De acordo com a Secretaria
da Fazenda do Estado da Bahia (Sefaz-Ba), a arrecadação resultante da ação do CMO
superou R$ 33 milhões no período. Criado e implantado de forma pioneira pela Sefaz-Ba,
o CMO é uma das ações do programa Sefaz On-line, que vem promovendo uma intensa
modernização do fisco baiano.
Em função do conceito
inovador, o CMO vem atraindo a atenção de outros estados. A iniciativa já foi
apresentada na Receita Federal, em Brasília, e em Santa Catarina, durante
workshop sobre novas práticas de combate à sonegação fiscal. Representantes das
secretarias da Fazenda de Sergipe e Pernambuco, além disso, já estiveram na Sefaz-Ba
para conhecer o projeto, que também tem sido tema de palestras durante as reuniões
do Encontro Nacional dos Coordenadores e Administradores Tributários Estaduais
(Encat).
“O combate à sonegação com
o uso intensivo da tecnologia é um dos pilares da estratégia de recuperação da
capacidade do fisco estadual”, afirma o secretário da Fazenda do Estado, Manoel
Vitório. Ele ressalta que, por meio do Sefaz On-Line, a Bahia tem implementado
um conjunto de ações estratégicas com o objetivo de adequar à nova realidade
dos dados fiscais digitais os processos de fiscalização, arrecadação e
relacionamento com os contribuintes. “Quando o fisco intensifica a sua atuação,
o fraudador passa a ter custos crescentes para atuar, o que amplia a percepção
do risco relacionado à fraude e à sonegação”, explica Vitório.
Bloqueio
imediato
No caso do monitoramento
feito pelo CMO, por exemplo, assim que são identificados indícios de fraude
fiscal a empresa suspeita é tornada inapta o mais rápido possível, por
intermédio do bloqueio imediato da inscrição estadual. O auditor fiscal
César Furquim, que lidera o projeto CMO, observa que a categoria de
empreendimentos de pequeno porte vem sendo utilizada com frequência pelos
fraudadores. “Os valores são em geral pequenos, mas o montante movimentado é
grande. Muitas vezes vemos uma empresa de outro estado emitir dezenas de notas
fiscais para um mesmo destinatário, o que demonstra claramente que existe um
conluio entre fornecedor e comprador”.
Ele explica ainda que, da
mesma forma que existem empresas que vendem muito e não compram nada, existem
as que compram muito e não vendem nada. “Nessa situação, o Estado deixa de
receber o imposto de todas as partes envolvidas na fraude”. O CMO é dividido em
equipes de monitoramento on-line e ação fiscal localizadas nas diretorias de
Administração da Sefaz-Ba nas regiões Metropolitana (Salvador), Norte (Feira de
Santana) e Sul (Vitória da Conquista), que fazem a cobertura em todo o Estado.
Evolução
do fisco
“O programa Sefaz On-Line é a evolução do fisco”, afirma
o superintendente. “Ele é fruto do contexto atual de transformação tecnológica
representada pelos documentos fiscais eletrônicos. Esta nova realidade muda
substancialmente a forma de receber e tratar as informações fiscais do
contribuinte e o próprio planejamento da fiscalização”, explica o
superintendente de Administração Tributária da Sefaz-Ba, José Luiz Souza.

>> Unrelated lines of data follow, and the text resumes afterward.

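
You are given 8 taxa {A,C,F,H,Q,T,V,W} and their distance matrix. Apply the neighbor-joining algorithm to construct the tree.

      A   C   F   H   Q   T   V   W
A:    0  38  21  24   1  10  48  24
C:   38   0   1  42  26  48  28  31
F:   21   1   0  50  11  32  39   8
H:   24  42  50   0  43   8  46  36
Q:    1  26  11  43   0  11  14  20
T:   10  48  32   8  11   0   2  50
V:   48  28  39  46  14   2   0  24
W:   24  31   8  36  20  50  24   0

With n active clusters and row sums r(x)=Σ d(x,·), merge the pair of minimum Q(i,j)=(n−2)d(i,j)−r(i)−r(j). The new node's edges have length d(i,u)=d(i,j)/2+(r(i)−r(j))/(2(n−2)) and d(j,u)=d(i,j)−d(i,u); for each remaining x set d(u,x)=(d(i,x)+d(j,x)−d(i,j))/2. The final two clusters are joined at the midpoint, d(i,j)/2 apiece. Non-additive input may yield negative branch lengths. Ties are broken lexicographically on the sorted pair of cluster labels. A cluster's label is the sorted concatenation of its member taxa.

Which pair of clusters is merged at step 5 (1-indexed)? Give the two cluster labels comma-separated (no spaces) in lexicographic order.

AHT,Q

iteration 1: select C,F (d=1, Q=-370); attach at lengths (29/6, -23/6); label the merged cluster CF
  updated: d(A,CF)=29, d(CF,H)=91/2, d(CF,Q)=18, d(CF,T)=79/2, d(CF,V)=33, d(CF,W)=19
iteration 2: select H,T (d=8, Q=-283); attach at lengths (61/5, -21/5); label the merged cluster HT
  updated: d(A,HT)=13, d(CF,HT)=77/2, d(HT,Q)=23, d(HT,V)=20, d(HT,W)=39
iteration 3: select A,HT (d=13, Q=-393/2); attach at lengths (67/16, 141/16); label the merged cluster AHT
  updated: d(AHT,CF)=109/4, d(AHT,Q)=11/2, d(AHT,V)=55/2, d(AHT,W)=25
iteration 4: select CF,W (d=19, Q=-513/4); attach at lengths (265/24, 191/24); label the merged cluster CFW
  updated: d(AHT,CFW)=133/8, d(CFW,Q)=19/2, d(CFW,V)=19
iteration 5: select AHT,Q (d=11/2, Q=-541/8); attach at lengths (253/32, -77/32); label the merged cluster AHQT
  updated: d(AHQT,CFW)=165/16, d(AHQT,V)=18
iteration 6: select AHQT,CFW (d=165/16, Q=-757/16); attach at lengths (149/32, 181/32); label the merged cluster ACFHQTW
  updated: d(ACFHQTW,V)=427/32
iteration 7: select ACFHQTW,V (d=427/32); attach at lengths (427/64, 427/64); label the merged cluster ACFHQTVW
final tree: ((((A:67/16,(H:61/5,T:-21/5):141/16):253/32,Q:-77/32):149/32,((C:29/6,F:-23/6):265/24,W:191/24):181/32):427/64,V:427/64)
total length: 2245/32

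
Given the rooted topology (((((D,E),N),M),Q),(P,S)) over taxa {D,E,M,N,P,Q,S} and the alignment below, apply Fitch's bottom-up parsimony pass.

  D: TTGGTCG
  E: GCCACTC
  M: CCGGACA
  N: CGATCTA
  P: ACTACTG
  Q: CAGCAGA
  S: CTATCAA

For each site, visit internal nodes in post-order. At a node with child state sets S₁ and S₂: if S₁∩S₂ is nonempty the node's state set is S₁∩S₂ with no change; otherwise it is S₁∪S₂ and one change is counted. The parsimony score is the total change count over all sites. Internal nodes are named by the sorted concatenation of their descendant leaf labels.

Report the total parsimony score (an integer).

[col 0] DE: children D:{T}, E:{G} ∪→ {G,T}; cost 1
[col 0] DEN: children DE:{G,T}, N:{C} ∪→ {C,G,T}; cost 1
[col 0] DEMN: children DEN:{C,G,T}, M:{C} ∩→ {C}; cost 0
[col 0] DEMNQ: children DEMN:{C}, Q:{C} ∩→ {C}; cost 0
[col 0] PS: children P:{A}, S:{C} ∪→ {A,C}; cost 1
[col 0] DEMNPQS: children DEMNQ:{C}, PS:{A,C} ∩→ {C}; cost 0
[col 1] DE: children D:{T}, E:{C} ∪→ {C,T}; cost 1
[col 1] DEN: children DE:{C,T}, N:{G} ∪→ {C,G,T}; cost 1
[col 1] DEMN: children DEN:{C,G,T}, M:{C} ∩→ {C}; cost 0
[col 1] DEMNQ: children DEMN:{C}, Q:{A} ∪→ {A,C}; cost 1
[col 1] PS: children P:{C}, S:{T} ∪→ {C,T}; cost 1
[col 1] DEMNPQS: children DEMNQ:{A,C}, PS:{C,T} ∩→ {C}; cost 0
[col 2] DE: children D:{G}, E:{C} ∪→ {C,G}; cost 1
[col 2] DEN: children DE:{C,G}, N:{A} ∪→ {A,C,G}; cost 1
[col 2] DEMN: children DEN:{A,C,G}, M:{G} ∩→ {G}; cost 0
[col 2] DEMNQ: children DEMN:{G}, Q:{G} ∩→ {G}; cost 0
[col 2] PS: children P:{T}, S:{A} ∪→ {A,T}; cost 1
[col 2] DEMNPQS: children DEMNQ:{G}, PS:{A,T} ∪→ {A,G,T}; cost 1
[col 3] DE: children D:{G}, E:{A} ∪→ {A,G}; cost 1
[col 3] DEN: children DE:{A,G}, N:{T} ∪→ {A,G,T}; cost 1
[col 3] DEMN: children DEN:{A,G,T}, M:{G} ∩→ {G}; cost 0
[col 3] DEMNQ: children DEMN:{G}, Q:{C} ∪→ {C,G}; cost 1
[col 3] PS: children P:{A}, S:{T} ∪→ {A,T}; cost 1
[col 3] DEMNPQS: children DEMNQ:{C,G}, PS:{A,T} ∪→ {A,C,G,T}; cost 1
[col 4] DE: children D:{T}, E:{C} ∪→ {C,T}; cost 1
[col 4] DEN: children DE:{C,T}, N:{C} ∩→ {C}; cost 0
[col 4] DEMN: children DEN:{C}, M:{A} ∪→ {A,C}; cost 1
[col 4] DEMNQ: children DEMN:{A,C}, Q:{A} ∩→ {A}; cost 0
[col 4] PS: children P:{C}, S:{C} ∩→ {C}; cost 0
[col 4] DEMNPQS: children DEMNQ:{A}, PS:{C} ∪→ {A,C}; cost 1
[col 5] DE: children D:{C}, E:{T} ∪→ {C,T}; cost 1
[col 5] DEN: children DE:{C,T}, N:{T} ∩→ {T}; cost 0
[col 5] DEMN: children DEN:{T}, M:{C} ∪→ {C,T}; cost 1
[col 5] DEMNQ: children DEMN:{C,T}, Q:{G} ∪→ {C,G,T}; cost 1
[col 5] PS: children P:{T}, S:{A} ∪→ {A,T}; cost 1
[col 5] DEMNPQS: children DEMNQ:{C,G,T}, PS:{A,T} ∩→ {T}; cost 0
[col 6] DE: children D:{G}, E:{C} ∪→ {C,G}; cost 1
[col 6] DEN: children DE:{C,G}, N:{A} ∪→ {A,C,G}; cost 1
[col 6] DEMN: children DEN:{A,C,G}, M:{A} ∩→ {A}; cost 0
[col 6] DEMNQ: children DEMN:{A}, Q:{A} ∩→ {A}; cost 0
[col 6] PS: children P:{G}, S:{A} ∪→ {A,G}; cost 1
[col 6] DEMNPQS: children DEMNQ:{A}, PS:{A,G} ∩→ {A}; cost 0
per-site changes: [3, 4, 4, 5, 3, 4, 3]; total = 26

26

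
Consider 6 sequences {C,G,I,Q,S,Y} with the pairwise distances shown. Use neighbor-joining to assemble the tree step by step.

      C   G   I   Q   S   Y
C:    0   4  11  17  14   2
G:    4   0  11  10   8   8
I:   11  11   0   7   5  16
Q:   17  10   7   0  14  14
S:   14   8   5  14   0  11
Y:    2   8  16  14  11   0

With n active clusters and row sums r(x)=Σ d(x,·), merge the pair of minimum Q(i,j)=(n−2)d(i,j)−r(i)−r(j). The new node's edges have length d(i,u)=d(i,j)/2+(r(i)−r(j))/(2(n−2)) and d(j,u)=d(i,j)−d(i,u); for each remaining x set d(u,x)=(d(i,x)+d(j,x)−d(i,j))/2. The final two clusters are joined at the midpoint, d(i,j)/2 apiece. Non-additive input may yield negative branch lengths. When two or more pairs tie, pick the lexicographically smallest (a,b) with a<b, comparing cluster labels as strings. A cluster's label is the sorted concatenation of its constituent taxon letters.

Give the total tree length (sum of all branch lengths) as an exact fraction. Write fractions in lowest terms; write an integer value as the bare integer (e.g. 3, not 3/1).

189/8

1. join C+Y (d=2, Q=-91) ⇒ CY; edges |C|=5/8, |Y|=11/8
  updated: d(CY,G)=5, d(CY,I)=25/2, d(CY,Q)=29/2, d(CY,S)=23/2
2. join CY+G (d=5, Q=-125/2) ⇒ CGY; edges |CY|=49/12, |G|=11/12
  updated: d(CGY,I)=37/4, d(CGY,Q)=39/4, d(CGY,S)=29/4
3. join CGY+S (d=29/4, Q=-38) ⇒ CGSY; edges |CGY|=29/8, |S|=29/8
  updated: d(CGSY,I)=7/2, d(CGSY,Q)=33/4
4. join CGSY+I (d=7/2, Q=-75/4) ⇒ CGISY; edges |CGSY|=19/8, |I|=9/8
  updated: d(CGISY,Q)=47/8
5. join CGISY+Q (d=47/8) ⇒ CGIQSY; edges |CGISY|=47/16, |Q|=47/16
final tree: (((((C:5/8,Y:11/8):49/12,G:11/12):29/8,S:29/8):19/8,I:9/8):47/16,Q:47/16)
total length: 189/8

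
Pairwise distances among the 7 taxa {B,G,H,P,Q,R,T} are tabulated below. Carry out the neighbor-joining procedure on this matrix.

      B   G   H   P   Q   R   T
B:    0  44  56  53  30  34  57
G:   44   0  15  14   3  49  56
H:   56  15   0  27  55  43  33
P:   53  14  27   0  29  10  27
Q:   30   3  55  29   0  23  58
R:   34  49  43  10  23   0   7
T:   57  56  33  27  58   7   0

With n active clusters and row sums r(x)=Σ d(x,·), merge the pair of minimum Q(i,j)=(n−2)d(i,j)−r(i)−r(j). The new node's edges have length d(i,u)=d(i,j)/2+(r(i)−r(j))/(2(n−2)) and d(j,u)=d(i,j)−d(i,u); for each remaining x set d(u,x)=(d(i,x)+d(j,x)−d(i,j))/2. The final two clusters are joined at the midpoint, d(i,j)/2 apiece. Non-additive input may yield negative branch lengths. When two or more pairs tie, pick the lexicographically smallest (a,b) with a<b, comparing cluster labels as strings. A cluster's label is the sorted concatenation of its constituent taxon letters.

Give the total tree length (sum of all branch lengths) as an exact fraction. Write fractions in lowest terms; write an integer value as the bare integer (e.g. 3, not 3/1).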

Além do CMO, o superintendente destaca outros projetos
importantes do Sefaz On-line, como o Domicílio Tributário Eletrônico (DT-e),
canal direto de comunicação entre o fisco e o contribuinte, e o Canal Verde
Bahia, que agiliza a fiscalização do trânsito de mercadorias, além da Malha
Fiscal Censitária, que promove cruzamentos de dados dos contribuintes do ICMS,
e do Antecipa, que faz batimentos específicos voltados para as operações
relacionadas à antecipação tributária.